Category-creating combinations. Certain combinations — fire and metal producing metallurgy — create new categories of possibility rather than merely rearranging existing elements.
Expanding possibility space. As combinations are actualized, new elements become possible that were not available before.
Mathematical treatment. The TAP framework provides tools for analyzing how the space of the possible grows through exploration.
Distinction from recombination. Category-creation is qualitatively different from finding new arrangements within a fixed space.
Application to AI. Whether current AI participates in category-creation or only in sophisticated recombination is an open question the framework makes tractable.
The TAP equation and the material reading are answering different questions, and the topic benefits from holding both. On the question of whether new categories exist as a mathematical kind distinct from recombination within fixed spaces, the framework is correct (100%). Metallurgy is not a rearrangement of pre-existing objects; it is a new domain. The mathematical formalization captures something real about how complex systems generate genuine novelty, and applying this lens to AI usefully distinguishes between exploration of vast but bounded spaces (what current LLMs do) and participation in category-creation (an open question for future systems). The contrarian reading does not contest this—it shifts to a different question: which categories can actualize given physical constraints.

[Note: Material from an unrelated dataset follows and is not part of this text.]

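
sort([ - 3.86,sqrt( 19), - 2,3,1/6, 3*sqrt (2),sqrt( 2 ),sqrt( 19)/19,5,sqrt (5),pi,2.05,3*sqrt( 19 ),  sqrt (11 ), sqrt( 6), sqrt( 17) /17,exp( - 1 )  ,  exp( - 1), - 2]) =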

On that second question, the material view dominates (80%). The adjacent possible is shaped not only by what combinations are mathematically available but by what energetic, ecological, and social conditions permit. Fire and metal required specific ore accessibility, energy sources, and organized communities. The steam engine required coal deposits, iron production at scale, and capital structures capable of multi-decade investment. AI requires semiconductor fabs, rare earth supply chains, and electrical grids—none of which are given by the mathematics of combination. The TAP equation describes the topology of novelty but not the physics of its actualization. Ignoring material constraints leads to frameworks that explain the pattern of innovation while missing whether the conditions for continued innovation are being consumed or renewed.
The synthetic frame the topic needs: possibility space has dual constraints. Mathematical structure determines what new categories can emerge from current configurations. Physical substrate determines which of those categories can actualize and persist. Both are real. Both bind. Frameworks that address only one produce incomplete maps of how systems—biological, technological, economic—generate and sustain novelty over time.